4.2 p-values

At one point, the video on the previous page talks about ‘levels of significance’ - what does this actually mean? Here, we’ll talk about the p-value - one of the most commonly used, and possibly abused, concepts in research and statistics. We’ll talk about what the p-value actually means, and tie it to two related concepts later in this module: error and statistical power.

4.2.1 The definition of the p-value

The definition of the p-value is the following (APA Dictionary, 2018):

“in statistical significance testing, the likelihood that the observed result would have been obtained if the null hypothesis of no real effect were true.”

What does this actually mean? We actually already touched on this in the previous page, but let’s dig a bit deeper.

4.2.2 A brief probability primer, and how this relates to p-values

To start with, a p-value is a probability. A probability, of course, ranges from 0 to 1; 0 (0%) representing an impossible result, and 1 (100%) representing a certain result. Probabilities can be conditional, meaning that they are dependent on a certain condition being true. A p-value is a conditional probability. Specifically, a p-value refers to the probability of getting a particular result, assuming the null hypothesis. To illustrate what we mean, consider the two graphs below, showing some example data as points.

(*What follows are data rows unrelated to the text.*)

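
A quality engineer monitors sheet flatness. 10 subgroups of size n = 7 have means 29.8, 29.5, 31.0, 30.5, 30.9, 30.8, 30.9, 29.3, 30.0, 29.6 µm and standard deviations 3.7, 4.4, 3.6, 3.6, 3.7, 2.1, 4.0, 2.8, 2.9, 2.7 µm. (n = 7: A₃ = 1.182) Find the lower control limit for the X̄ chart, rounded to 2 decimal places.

X̄̄ = (29.8 + 29.5 + 31.0 + 30.5 + 30.9 + 30.8 + 30.9 + 29.3 + 30.0 + 29.6) / 10 = 30.2300
s̄ = (3.7 + 4.4 + 3.6 + 3.6 + 3.7 + 2.1 + 4.0 + 2.8 + 2.9 + 2.7) / 10 = 3.3500
LCL = X̄̄ − A₃·s̄ = 30.2300 − 1.182 × 3.3500 = 26.2703

26.27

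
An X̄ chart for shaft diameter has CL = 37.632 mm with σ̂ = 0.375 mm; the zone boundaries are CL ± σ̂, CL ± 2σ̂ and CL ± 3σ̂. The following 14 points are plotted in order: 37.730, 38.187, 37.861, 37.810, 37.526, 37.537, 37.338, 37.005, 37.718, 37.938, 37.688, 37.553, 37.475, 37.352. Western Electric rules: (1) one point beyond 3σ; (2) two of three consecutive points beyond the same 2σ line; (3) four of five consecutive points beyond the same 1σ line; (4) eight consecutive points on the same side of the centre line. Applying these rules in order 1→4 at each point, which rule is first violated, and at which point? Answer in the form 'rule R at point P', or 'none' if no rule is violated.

Zone of each point (C = within 1σ̂, B = 1σ̂–2σ̂, A = 2σ̂–3σ̂, * = beyond 3σ̂; sign = side of CL): 1:+C, 2:+B, 3:+C, 4:+C, 5:-C, 6:-C, 7:-C, 8:-B, 9:+C, 10:+C, 11:+C, 12:-C, 13:-C, 14:-C
No rule fires across all 14 points.

none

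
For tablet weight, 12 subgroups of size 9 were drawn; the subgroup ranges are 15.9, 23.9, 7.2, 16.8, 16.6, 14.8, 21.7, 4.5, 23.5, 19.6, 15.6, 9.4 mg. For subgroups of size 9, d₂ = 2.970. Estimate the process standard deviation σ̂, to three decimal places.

R̄ = (15.9 + 23.9 + 7.2 + 16.8 + 16.6 + 14.8 + 21.7 + 4.5 + 23.5 + 19.6 + 15.6 + 9.4) / 12 = 15.7917
σ̂ = R̄ / d₂ = 15.7917 / 2.970 = 5.3171

5.317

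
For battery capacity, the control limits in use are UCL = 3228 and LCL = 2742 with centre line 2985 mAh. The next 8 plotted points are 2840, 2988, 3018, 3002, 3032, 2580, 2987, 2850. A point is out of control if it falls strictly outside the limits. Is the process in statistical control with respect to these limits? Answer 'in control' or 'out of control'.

out of control

Compare each point to [2742, 3228]: sample 6 = 2580 < LCL.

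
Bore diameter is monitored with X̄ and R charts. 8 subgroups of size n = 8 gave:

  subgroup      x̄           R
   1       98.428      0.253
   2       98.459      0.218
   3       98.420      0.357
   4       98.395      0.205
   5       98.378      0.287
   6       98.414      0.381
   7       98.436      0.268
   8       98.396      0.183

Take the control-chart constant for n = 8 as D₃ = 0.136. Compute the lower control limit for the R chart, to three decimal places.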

On the right is an example of what one possible alternative hypothesis might look like - that this data is meaningfully represented by two underlying distributions or groups, and that there is a difference between these two groups (shown as the blue and red curves). Contrast that with the left graph, where we hypothesise that there is no difference - in other words, that the data can be captured by the one distribution. This graph on the left is a representation of our null hypothesis, and as per the definition of the p-value, this is the distribution we focus on.

The area shaded blue represents the probability of getting that specific result. In the left example, the area shaded represents the probability of getting a value lower than x = 1. You can see that the blue area is quite big, so the probability of getting a value lower than 1 is quite high. On the right hand side is another example, which represents the probability of getting a value of x higher than 2. Here, the shaded area is small, so the associated probability is low.

Now, recall the following figure from last week:

We established last week that on a normal distribution, 95% of the data lies within a certain range of values. Obtaining values beyond these thresholds (1.96 standard deviations either side of the mean) account for a relatively small percentage of possible values. In other words, the probability of getting a value beyond these bounds (in the figure above, where the dark green areas are) is low.

This is basically the thinking we use when we calculate a p-value. Let’s break down the steps:

We first assume the null hypothesis is true, and so we use the distribution of the null hypothesis to calculate the probability of getting our result or greater.
To figure out where our result(s) sits on this null distribution, we calculate a test statistic. This test statistic is essentially a value that represents where our data sits on the test (null) distribution. Each test statistic is calculated in a different way because every distribution looks different, so we’ll come back to this over the next couple of weeks.
Afterwards, we calculate the probability of getting our test statistic (or greater) using a similar logic to the example above. This probability is our p-value. This marks the probability of observing this result or greater.
Once we have a p-value we then compare this against alpha, which is our chosen significance level (usually p = .05). If the probability of getting our result is smaller than this (pre-defined) cutoff, it means that it is unlikely assuming the null hypothesis is true, and therefore our result is statistically significant and we reject the null hypothesis.

So in essence, if a p-value is p = .05 we’re saying that assuming the null is true, there is a 5% chance of observing this result or greater. Likewise, an extremely small p-value (e.g. p = .0000000001) means that assuming the null is true, the probability of getting the data we have is extremely small. The logic, therefore, is that there must be an alternative explanation.

To clarify, the example above is just on a normal distribution - each statistical test we perform has its own (null) distribution, which we will talk about more in future modules. However, the rationale across tests is essentially the same.

4.2.3 The debate around p-values

Throughout history, p-values have been so misunderstood and misappropriated that some journals, such as Basic and Applied Social Psychology, actually either discourage or outright ban the reporting of p-values. This ties into a wider debate about the usefulness or meaningfulness of the hypothesis testing approach outlined on the previous page, with a number of academics and scientists arguing that it is time to do away with the system as a whole.

The debate is something that goes beyond the scope of the subject, so we won’t be taking a strong stand on it either way. What we do think though is that it’s really important that you understand how hypothesis testing works and what p-values can or can’t tell you.